March 17, 2009
Washington, D.C. - Today, Reps. Zoe Lofgren (D-CA) and Trent Franks (R-AZ) introduced the bi-partisan, pro-consumer "Cell Tax Fairness Act," which provides for a 5-year moratorium on any new discriminatory wireless tax or fee. A typical consumer already pays 15.2% in federal, state, and local taxes on their cell phone bill as compared to 7.1% for most other taxable goods and services. Between January 2003 and July 2007, the effective rate of taxation on wireless service increased four times faster than the rate for other taxable goods and services. The bill does not disturb current state and local taxes on wireless service.
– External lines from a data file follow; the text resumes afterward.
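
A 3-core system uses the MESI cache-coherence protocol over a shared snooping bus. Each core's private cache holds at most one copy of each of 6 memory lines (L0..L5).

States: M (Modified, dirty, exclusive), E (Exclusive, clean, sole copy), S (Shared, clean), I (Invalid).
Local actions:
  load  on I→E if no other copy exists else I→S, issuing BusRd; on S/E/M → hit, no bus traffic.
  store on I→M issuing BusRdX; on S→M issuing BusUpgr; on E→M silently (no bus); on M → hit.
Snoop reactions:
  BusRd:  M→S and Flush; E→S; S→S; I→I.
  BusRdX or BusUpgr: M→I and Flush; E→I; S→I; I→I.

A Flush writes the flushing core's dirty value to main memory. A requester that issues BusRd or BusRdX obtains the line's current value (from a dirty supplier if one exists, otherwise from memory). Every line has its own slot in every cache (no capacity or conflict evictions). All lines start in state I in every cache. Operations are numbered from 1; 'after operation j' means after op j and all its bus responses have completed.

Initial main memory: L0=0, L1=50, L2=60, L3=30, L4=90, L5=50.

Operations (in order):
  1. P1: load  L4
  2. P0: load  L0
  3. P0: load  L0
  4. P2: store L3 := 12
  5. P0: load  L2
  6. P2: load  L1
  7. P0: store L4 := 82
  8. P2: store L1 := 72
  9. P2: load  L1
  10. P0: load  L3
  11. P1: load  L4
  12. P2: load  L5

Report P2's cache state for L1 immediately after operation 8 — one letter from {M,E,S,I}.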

"The Cell Tax Fairness Act, H.R. 1521, will help further innovation
and access in the wireless world," noted Lofgren. "By curtailing
further increases on wireless taxes and fees, we hope to encourage
additional consumer driven development in wireless technology. The Cell
Tax Fairness Act does not take away any existing revenue for state or
local governments, it simply calls for a period of tax stabilization.
This legislation will ensure that consumers make choices about
communications technology based on the merits of that technology,
rather than on the rate of taxation."
"During the economic strain of a recession, raising taxes on hard-working American families is the last thing that will bring stability and growth back to our economy." Franks stated. "Due to the exorbitant rate at which cell phone taxes have been rising these past several years, current cell phone customers are already paying two to three times the amount of taxes that they pay on almost all other goods and services, for a product that is becoming increasingly important in technological innovation, including the growing trend among educators toward using wireless devices as educational tools. Thus, the bipartisan Cell Tax Fairness Act will place a 5-year moratorium on any new discriminatory wireless tax or fee, and will help to ensure that excessive taxation does not stifle production, consumption, or continued innovation in wireless services."